With Maine's aging population, the need to train these caregivers will only increase in coming years. It's a problem that is tied to the inability of health care facilities, which have state regulations controlling the number of available beds, to provide enough space for the growing number of dementia patients, Trenholm said.

There is constant debate about getting more space in health care facilities dedicated solely to dementia patients, many of whom have been on waiting lists for years, but this discussion also has to take into account realities about the disease, according to Trenholm.

It's well established medically that people with dementia have been shown to fare better at home, and providing better training to help keep them at home longer has been the solution many experts say is the key, she said.
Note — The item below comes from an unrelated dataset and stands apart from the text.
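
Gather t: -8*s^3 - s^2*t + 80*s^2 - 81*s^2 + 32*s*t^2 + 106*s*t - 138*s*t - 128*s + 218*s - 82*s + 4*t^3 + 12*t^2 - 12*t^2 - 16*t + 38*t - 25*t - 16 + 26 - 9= -8*s^3 - s^2 + 32*s*t^2 + 8*s + 4*t^3 + t*(-s^2 - 32*s - 3) + 1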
"Dementia is a lot more than memory loss; there are issues with (patients) wandering and other safety concerns and a lot of education is needed to make the caregivers able to make it more safe (for patients) and feel supported themselves," Trenholm said.

"This is really where we can build capacity," she said.

'A tremendous need'

There is no cure for Alzheimer's disease and some other forms of dementia. The diseases are typically progressive and symptoms get worse as time passes, eventually reaching a point where the person loses mental and physical abilities.